Lower Respiratory Tract
This region is free of microorganisms. The trachea and bronchi lack normal flora due to the cilia-driven upward movement of mucus. However, the microorganisms that enter the lungs’ alveoli are destructed by the alveolar macrophages via phagocytosis.
To know the intestinal microflora, we need to study all the components of the intestinal tract.
It receives numerous microorganisms from the oral cavity or nasopharynx. The stomach destroys the microbial cells by providing an acidic environment through the secretion of gastric juices (HCl). Lactobacilli and Candida species are evidently seen in the stomach.
The duodenum portion possesses gram-positive cocci and bacilli. Jejunum portion inhabits Enterococci, Lactobacilli, Diphtheroids and Candida species. Ileum occupies a large number of anaerobic bacteria and the members of Enterobacteriaceae.
It has a vast number of microbes, and the faecal matter comprises nearly a hundred billion bacteria per gram wet weight. Thus, a large intestine removes a large number of the microbial population through the peristaltic movement of the villi.
Mucus in the large intestine plays a critical role in the removal of microorganisms. The microbial flora, along with the faecal matter, adheres with the mucus layer and consequently rolls up into small masses. At last, the microorganisms in the faeces leave the large intestine by passing through the anus.
Bacteroides, Fusobacterium, Bifidobacterium, Eubacterium, and Lactobacillus species are the anaerobes that commonly inhabit the large intestine. Escherichia, Proteus, Klebsiella and Enterobacter species are the facultative anaerobes that reside in the colon.
Yeasts (Candida species) and protozoan (Trichomonas hominis) inhabits the cecum region. Commensals like Entamoeba, Endolimax and Iodamoeba species also reside within the colon.
A breastfed and bottle-fed infants have gram-positive bacteria in their intestine until they substitute a liquid food by solid food. Thus, gram-negative bacteria (Bacteroides species) predominate in the intestinal flora of the adult-type diet.
The excretory system (kidneys, ureters and urinary bladder) is generally sterile, except for the urethra. The urethra of both males and females inhabit Staphylococcus epidermidis, Streptococcus faecalis, Corynebacterium and Neisseria species are significantly present. A female vagina inhabits Lactobacilli, Enterococci, Diphtheroids and Candida albicans.
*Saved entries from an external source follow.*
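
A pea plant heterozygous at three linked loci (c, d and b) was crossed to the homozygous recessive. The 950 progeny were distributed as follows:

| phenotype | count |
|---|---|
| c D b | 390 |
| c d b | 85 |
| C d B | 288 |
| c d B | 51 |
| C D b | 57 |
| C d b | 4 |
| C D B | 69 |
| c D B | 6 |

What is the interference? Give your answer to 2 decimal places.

0.51

The two most frequent reciprocal classes, c D b and C d B, are the parental types, so the F1 was c D b / C d B.
The two rarest classes, c D B and C d b, are the double crossovers. Comparing them with the parentals, only the b allele has switched, so b is the middle locus and the order is d – b – c.
d–b: (154 + 10)/950 = 0.1726; b–c: (108 + 10)/950 = 0.1242.
Expected DCO frequency = 0.1726 × 0.1242 ≈ 0.02144; observed = 10/950 ≈ 0.01053.
Coefficient of coincidence = 0.01053/0.02144 ≈ 0.49; interference = 1 − 0.49 = 0.51.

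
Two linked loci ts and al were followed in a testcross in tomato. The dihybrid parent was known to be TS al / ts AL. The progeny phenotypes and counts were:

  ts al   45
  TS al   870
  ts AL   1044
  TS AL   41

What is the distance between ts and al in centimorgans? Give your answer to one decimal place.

The recombinant classes are TS AL and ts al: 41 + 45 = 86.
Recombination frequency = 86/2000 = 0.0430 ≈ 4.3%, i.e. 4.3 centimorgans.

4.3 centimorgans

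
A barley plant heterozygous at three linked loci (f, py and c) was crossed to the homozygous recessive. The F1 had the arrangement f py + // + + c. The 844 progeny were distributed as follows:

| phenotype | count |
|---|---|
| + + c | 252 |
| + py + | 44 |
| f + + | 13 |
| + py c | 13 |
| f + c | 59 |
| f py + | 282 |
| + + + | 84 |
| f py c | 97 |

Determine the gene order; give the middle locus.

py

The two rarest classes, f + + and + py c, are the double crossovers. Comparing them with the parentals, only the py allele has switched, so py is the middle locus and the order is c – py – f.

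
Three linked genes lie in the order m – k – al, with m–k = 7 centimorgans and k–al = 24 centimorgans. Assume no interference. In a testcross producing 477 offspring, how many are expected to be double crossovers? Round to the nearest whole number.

Map distances give recombination frequencies of 0.070 and 0.240 for the two intervals.
With no interference, expected double-crossover frequency = 0.070 × 0.240 = 0.01680.
Expected number = 0.01680 × 477 = 8.01 ≈ 8.

8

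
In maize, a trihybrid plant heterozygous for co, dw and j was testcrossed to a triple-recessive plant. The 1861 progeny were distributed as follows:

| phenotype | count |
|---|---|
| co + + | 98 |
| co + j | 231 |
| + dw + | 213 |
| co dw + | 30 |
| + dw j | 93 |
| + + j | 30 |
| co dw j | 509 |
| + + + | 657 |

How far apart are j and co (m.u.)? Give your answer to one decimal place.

13.5 m.u.

The two most frequent reciprocal classes, + + + and co dw j, are the parental types, so the F1 was + + + / co dw j.
The two rarest classes, + + j and co dw +, are the double crossovers. Comparing them with the parentals, only the j allele has switched, so j is the middle locus and the order is co – j – dw.
Crossovers in the co–j interval produce the single-crossover classes co + + and + dw j (98 + 93 = 191) plus the double crossovers (60).
RF(co–j) = (191 + 60) / 1861 = 251/1861 = 0.1349 → 13.5 m.u.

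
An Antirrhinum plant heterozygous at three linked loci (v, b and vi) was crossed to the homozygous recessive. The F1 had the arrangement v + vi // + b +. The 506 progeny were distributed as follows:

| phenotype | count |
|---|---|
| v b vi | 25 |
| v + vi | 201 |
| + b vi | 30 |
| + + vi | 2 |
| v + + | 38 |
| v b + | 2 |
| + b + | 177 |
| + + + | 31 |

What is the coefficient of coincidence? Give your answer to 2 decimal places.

The two rarest classes, + + vi and v b +, are the double crossovers. Comparing them with the parentals, only the v allele has switched, so v is the middle locus and the order is b – v – vi.
b–v: (56 + 4)/506 = 0.1186; v–vi: (68 + 4)/506 = 0.1423.
Expected DCO frequency = 0.1186 × 0.1423 ≈ 0.01688; observed = 4/506 ≈ 0.00791.
Coefficient of coincidence = 0.00791/0.01688 ≈ 0.47.

0.47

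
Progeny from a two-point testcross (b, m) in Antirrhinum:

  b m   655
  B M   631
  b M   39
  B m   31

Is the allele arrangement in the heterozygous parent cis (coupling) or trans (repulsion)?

cis

The two most frequent classes are B M (631) and b m (655); these are the parental (non-recombinant) types.
So the F1 carried B M on one chromosome and b m on the other — the recessive alleles are on the same chromosome (cis / coupling).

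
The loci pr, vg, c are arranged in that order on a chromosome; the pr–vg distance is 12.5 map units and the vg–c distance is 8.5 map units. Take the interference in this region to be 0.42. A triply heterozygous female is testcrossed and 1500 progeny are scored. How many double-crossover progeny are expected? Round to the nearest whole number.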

- The normal flora is associated with the synthesis of vitamin-B complex and vitamin-K.
- The colonization of the normal flora on the skin prevents the proliferation of pathogenic microbes, as they compete for the same nutrients.
- They augment the defence mechanism of the human body or elevate the immune system.
- Microorganisms produce some antibiotic-like substances. For example, bacteria produce bacteriocins.
- The consequence of opportunistic pathogens causes disease in an immuno-suppressed person.
- Some microflorae are drug-resistant.
- A few microflorae may cause confusion in a disease diagnosis.
The normal flora serves as antigens, which can significantly induce an antibody-mediated immune response. Other bacteria compete with the normal flora of the human body to invade the nutrients of the host.
Any disturbances in the normal flora population make the host cell susceptible to pathogens. Therefore, the study of normal microflora gives us a better understanding of the infections to the specific site.
The source of infection can also be determined. We can study the medically important microorganisms excised from the infection site. In simple words, The normal flora of the human body influence the host cell susceptibility and morbidity.